How many festivals are there in Louisiana? We’ve got a festival for just about everything because well, we love to have a good time, simple as that. Besides the big ones like Jazz Fest and French Quarter Fest we also have Mirliton Fest, Satchmo Fest, Hell Yes Fest, and the list goes on.  In New Orleans alone I think the exact number of fests is 2,546,767.

This past weekend we not only had Po-Boy Festival on Oak Street but Fringe Fest as well in the Marigny and Bywater neighborhoods. While I love nothing more than stuffing my face full of fried shrimp I couldn’t make it down to Oak Street on Sunday due to work so I opted to head downtown to catch a few theatrical performances instead.
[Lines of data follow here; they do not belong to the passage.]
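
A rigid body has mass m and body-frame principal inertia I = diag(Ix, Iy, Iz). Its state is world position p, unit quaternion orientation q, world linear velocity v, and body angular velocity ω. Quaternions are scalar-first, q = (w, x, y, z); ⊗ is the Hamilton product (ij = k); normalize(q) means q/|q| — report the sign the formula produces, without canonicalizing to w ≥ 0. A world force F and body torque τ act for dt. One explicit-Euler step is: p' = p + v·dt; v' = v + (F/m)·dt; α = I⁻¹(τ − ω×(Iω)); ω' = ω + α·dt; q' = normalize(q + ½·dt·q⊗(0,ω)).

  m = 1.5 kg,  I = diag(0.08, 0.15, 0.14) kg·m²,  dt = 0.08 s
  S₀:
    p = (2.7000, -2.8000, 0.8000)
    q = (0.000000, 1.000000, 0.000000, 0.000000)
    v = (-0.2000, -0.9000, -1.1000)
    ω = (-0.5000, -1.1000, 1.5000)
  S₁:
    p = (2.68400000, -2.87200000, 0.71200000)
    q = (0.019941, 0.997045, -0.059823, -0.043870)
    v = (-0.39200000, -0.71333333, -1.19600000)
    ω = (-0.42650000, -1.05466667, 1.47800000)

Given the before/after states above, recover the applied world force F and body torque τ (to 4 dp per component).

F = (-3.6000, 3.5000, -1.8000)
τ = (0.0900, 0.1300, 0.0000)

v₁ − v₀ = (-0.19200000, 0.18666667, -0.09600000)
m·(v₁−v₀)/dt = (-3.6000, 3.5000, -1.8000)
ω₁ − ω₀ = (0.07350000, 0.04533333, -0.02200000)
precession coupling = (0.0165, 0.0450, 0.0385)
I·α + gyro = (0.0900, 0.1300, 0.0000)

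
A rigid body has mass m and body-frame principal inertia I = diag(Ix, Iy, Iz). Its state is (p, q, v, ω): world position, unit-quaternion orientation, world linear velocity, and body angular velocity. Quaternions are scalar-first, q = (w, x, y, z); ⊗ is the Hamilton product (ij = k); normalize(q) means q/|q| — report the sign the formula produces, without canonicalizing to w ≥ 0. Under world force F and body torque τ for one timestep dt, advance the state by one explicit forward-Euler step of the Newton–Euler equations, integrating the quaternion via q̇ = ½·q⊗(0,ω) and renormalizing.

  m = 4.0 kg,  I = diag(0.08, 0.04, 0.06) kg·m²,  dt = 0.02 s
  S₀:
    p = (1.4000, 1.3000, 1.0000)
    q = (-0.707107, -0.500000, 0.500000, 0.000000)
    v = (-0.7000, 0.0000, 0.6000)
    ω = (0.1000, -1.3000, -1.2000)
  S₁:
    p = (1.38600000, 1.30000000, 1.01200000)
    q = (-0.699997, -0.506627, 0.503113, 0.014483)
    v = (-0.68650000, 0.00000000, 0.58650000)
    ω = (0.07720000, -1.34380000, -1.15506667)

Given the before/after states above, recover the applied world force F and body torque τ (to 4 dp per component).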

All of the fun, none of the calories. Despite being it’s fourth year running this was my first time at Fringe Fest and honestly I’m not sure what took me so long to catch on. Fringe Fest is all about bringing out the most fearless, thought provoking, and sometimes downright weird performances to the Crescent City within a five day span via multiple venues. We have so many talented creative types in our city and I love seeing people coming out to celebrate the arts, the more underground the better.
marigny opera house
weather worn old church, now a performance space
incredible space, the altar area is now a stage
quirky take on tennessee william’s original play
inside the allways lounge

I wish I could have captured some images from the actual performances I attended but taking pictures during a show is generally frowned upon. Did you get a chance to catch Fringe Fest this year? What did you think about it?